OKSort

multi-object-tracking
pose-estimation
A multi-object tracker that swaps bounding-box IoU for keypoint similarity — outperforming bbox-based and appearance-based trackers on deformable, non-standard subjects while staying an order of magnitude faster than appearance methods.
Published

October 1, 2025

OKSort is a multi-object tracker that embeds Object Keypoint Similarity directly into the SORT-family predict–match–update loop — to my knowledge, the first to do so — purpose-built for deformable subjects where bounding boxes poorly describe body overlap.

Multi-object trackers in the SORT lineage (SORT, ByteTrack, OC-SORT, BoT-SORT, StrongSORT) associate detections across frames using bounding-box IoU and, optionally, learned appearance embeddings. Both fail on specific kinds of subjects. For deformable and elongated bodies, an axis-aligned bounding box around a diagonal fish or a curled animal is mostly background, so box IoU decouples from actual body overlap. For visually near-identical subjects, appearance embeddings trained on pedestrian datasets have no discriminative signal and can actively hurt performance by assigning tracks based on irrelevant features. And for compute budgets that exclude heavy ReID backbones, appearance-based trackers run an order of magnitude slower than pure-motion ones. Any domain doing keypoint detection on deformable subjects — sports analytics, surgical instruments, livestock, behavioral neuroscience — has some subset of these problems.

Approach

OKSort extends the SORT-family loop with three changes. First, Object Keypoint Similarity replaces bounding-box IoU as the association metric. OKS is scale-normalized and per-keypoint confidence-weighted, so it degrades gracefully when parts of the subject are occluded or poorly localized. Second, a 24-dimensional Kalman filter tracks all six keypoints jointly (six points × 2D position + 2D velocity), with measurement noise scaled inversely by keypoint confidence — well-localized keypoints dominate state updates, low-confidence ones do not pollute them. Third, an orientation-curvature matching term augments the OKS cost with the cosine similarity of spine heading vectors between predicted and observed poses. Around this are the moving parts from the best of the SORT family: ByteTrack-style two-phase matching, OC-SORT-style observation-centric recovery, and a merger-detection heuristic that extends the unmatched-track coast limit from 1 s to 3 s when two subjects collapse into one detection.

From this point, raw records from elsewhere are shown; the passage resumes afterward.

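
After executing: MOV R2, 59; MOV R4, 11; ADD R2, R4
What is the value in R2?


Register state trace:
  MOV R2, 59  → R2 = 59
  MOV R4, 11  → R4 = 11
  ADD R2, R4  → R2 = 59 + 11 = 70
Final: R2 = 70

70


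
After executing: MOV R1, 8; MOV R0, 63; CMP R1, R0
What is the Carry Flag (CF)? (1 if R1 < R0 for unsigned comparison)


Register state trace:
  MOV R1, 8  → R1 = 8
  MOV R0, 63  → R0 = 63
  CMP R1, R0  → unsigned 8 - 63: borrow occurs
  8 < 63, so CF = 1
CF = 1

1


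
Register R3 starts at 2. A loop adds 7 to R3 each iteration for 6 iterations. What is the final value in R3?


Starting value: R3 = 2
  Iter 1: R3 = 2 + 7 = 9
  Iter 2: R3 = 9 + 7 = 16
  Iter 3: R3 = 16 + 7 = 23
  Iter 4: R3 = 23 + 7 = 30
  Iter 5: R3 = 30 + 7 = 37
  Iter 6: R3 = 37 + 7 = 44
Final: R3 = 44

44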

OKSort runs in production as the per-camera tracking stage of AquaPose, but it is packaged as a standalone library because the approach transfers to any domain with per-frame keypoint detections.

Benchmark

OKSort was benchmarked against seven alternatives — six bounding-box trackers (ByteTrack, OC-SORT, BoT-SORT, BoT-SORT-ReID, SFSORT, StrongSORT) and one keypoint-based baseline (KeySort) — on 9,340 frames of dense multi-subject tracking (72,381 detections, 14.8% occlusion rate). All trackers received identical ground-truth detections, so differences are attributable entirely to association quality. OKSort achieved the highest HOTA (0.452), 8.0% above the best bounding-box tracker (BoT-SORT, 0.419) and 31% above KeySort (0.345) — a keypoint tracker that uses raw Euclidean distance rather than scale-normalized OKS, isolating the normalization as the source of the advantage. Extended across all twelve cameras, OKSort led on ten of twelve (0.563 aggregate HOTA), with the advantage growing on the six densest camera views (>20,000 detections each). Runtime is 2–3× slower than the fastest bounding-box trackers due to the per-keypoint cost matrix, but 16× faster than StrongSORT and comfortably inside the offline-pipeline compute budget.

Appearance-based re-identification actively hurt performance on this data. BoT-SORT-ReID scored 0.014 HOTA below the same tracker without ReID. Pedestrian-trained ReID features provide no discriminative signal for visually similar non-human subjects, and they inject noise into otherwise clean geometric associations.

Stack: Python, NumPy, SciPy. Evaluated with TrackEval (MOTChallenge format); compared against trackers from the boxmot library.